The area of triangle $\vartriangle ABC$ _{is equal to}
A. $\frac{1}{2}ab\sin A$
B. $\frac{1}{2}bc\sin A$
C. $\frac{1}{2}ca\sin A$
D. $bc\sin A$

Answer 1

Hint: To prove the formula, we will assume a triangle with sides $a,b,c$$\;$and angles$A,B,C$. We will draw a perpendicular and form a right angled triangle. Then using trigonometric ratios we will find the value of $\sin A$ and then write the equation of height in terms of this angle.

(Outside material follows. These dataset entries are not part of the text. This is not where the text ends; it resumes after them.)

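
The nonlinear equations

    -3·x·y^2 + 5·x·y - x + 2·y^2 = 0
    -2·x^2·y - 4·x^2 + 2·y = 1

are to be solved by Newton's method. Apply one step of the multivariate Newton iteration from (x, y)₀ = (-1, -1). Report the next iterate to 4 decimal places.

(0.2500, -1.0167)

At (-1, -1): F = (11.0000, -5.0000).
Jacobian J = [[-3·y^2 + 5·y - 1, -6·x·y + 5·x + 4·y], [-4·x·y - 8·x, -2·x^2 + 2]].
At the point, J = [[-9.0000, -15.0000], [4.0000, 0.0000]] (det J = 60.0000).
Solving J·Δ = −F gives Δ = (1.2500, -0.0167).
Then the next iterate is (x, y)₁ = (0.2500, -1.0167).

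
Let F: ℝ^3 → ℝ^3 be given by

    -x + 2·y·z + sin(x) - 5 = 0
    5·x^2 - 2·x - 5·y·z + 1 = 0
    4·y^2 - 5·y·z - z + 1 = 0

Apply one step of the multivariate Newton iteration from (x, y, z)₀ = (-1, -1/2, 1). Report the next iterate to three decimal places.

At (-1, -1/2, 1): F = (-5.84147, 10.500, 3.500).
Jacobian J = [[cos(x) - 1, 2·z, 2·y], [10·x - 2, -5·z, -5·y], [0, 8·y - 5·z, -5·y - 1]].
At the point, J = [[-0.45970, 2.000, -1.000], [-12.000, -5.000, 2.500], [0.000, -9.000, 1.500]] (det J = -78.89547).
Solving J·Δ = −F gives Δ = (-0.312, -0.841, -7.380).
Then the next iterate is (x, y, z)₁ = (-1.312, -1.341, -6.380).

(-1.312, -1.341, -6.380)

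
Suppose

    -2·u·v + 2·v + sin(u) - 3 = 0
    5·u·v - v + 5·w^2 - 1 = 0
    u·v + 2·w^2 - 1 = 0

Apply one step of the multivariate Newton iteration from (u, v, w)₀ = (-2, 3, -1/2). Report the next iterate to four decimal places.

At (-2, 3, -1/2): F = (14.090703, -32.7500, -6.5000).
Jacobian J = [[-2·v + cos(u), -2·u + 2, 0], [5·v, 5·u - 1, 10·w], [v, u, 4·w]].
At the point, J = [[-6.416147, 6.0000, 0.0000], [15.0000, -11.0000, -5.0000], [3.0000, -2.0000, -2.0000]] (det J = 13.006238).
Solving J·Δ = −F gives Δ = (2.2229, 0.0286, 0.0557).
Then the next iterate is (u, v, w)₁ = (0.2229, 3.0286, -0.4443).

(0.2229, 3.0286, -0.4443)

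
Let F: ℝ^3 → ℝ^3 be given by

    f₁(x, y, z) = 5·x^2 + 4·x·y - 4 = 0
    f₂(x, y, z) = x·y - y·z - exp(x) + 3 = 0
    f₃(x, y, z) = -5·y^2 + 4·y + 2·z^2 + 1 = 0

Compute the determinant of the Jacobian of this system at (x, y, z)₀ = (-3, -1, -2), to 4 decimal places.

J = [[10·x + 4·y, 4·x, 0], [y - exp(x), x - z, -y], [0, -10·y + 4, 4·z]].
At the point, J = [[-34.0000, -12.0000, 0.0000], [-1.049787, -1.0000, 1.0000], [0.0000, 14.0000, -8.0000]].
det J = 304.7796.

304.7796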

Using formula of area of right angled triangle, we will then find the area of the triangle.
Formula used:
$\begin{align}
  & Area=\frac{1}{2}\times base\times height \\
 & \sin A=\frac{Perpendicular}{Hypotenuse} \\
\end{align}$

Complete step-by-step solution:
We have been given a triangle $\vartriangle ABC$ and we have to determine its area. We know that the area of the triangle whose included angle is$A$then their sides are $b$ and $c$. It’s a formula of the triangle. We will prove this formula.
Let us assume the sides of the triangle $\vartriangle ABC$be $a,b,c$ $\;$and $A,B,C$.
We will draw the diagram of the triangle with height $h$,


Let the two known sides be $AC$ and $AB$ and the known angle included be $A$.
From the diagram we can see that the triangle $ADC$ is a right angled triangle. Using formula of trigonometry ratio of sine we will find the value of angle $\sin A$.
$\begin{align}
  & \sin A=\frac{P}{H} \\
 & \sin A=\frac{h}{b} \\
 & h=b\sin A \\
\end{align}$
Now we will use formula of the area of the right angled triangle. The base of the triangle is $AB=c$ and we have derived height as $h=b\sin A$. We will substitute these values in the formula of the area of the triangle.
 $\begin{align}
  & Area=\frac{1}{2}\times AB\times h \\
 & =\frac{1}{2}\times c\times b\sin A \\
 & =\frac{1}{2}bc\sin A
\end{align}$
The area of the triangle we derived is $Area=\frac{1}{2}bc\sin A$. Hence the option is (B).
Note:
There are three formulas for area of triangle with two sides and an angle between then according to the two different sides and different angles.
$\begin{align}
  & Area=\frac{1}{2}bc\sin A \\
 & Area=\frac{1}{2}ab\sin C \\
 & Area=\frac{1}{2}ac\sin B \\
\end{align}$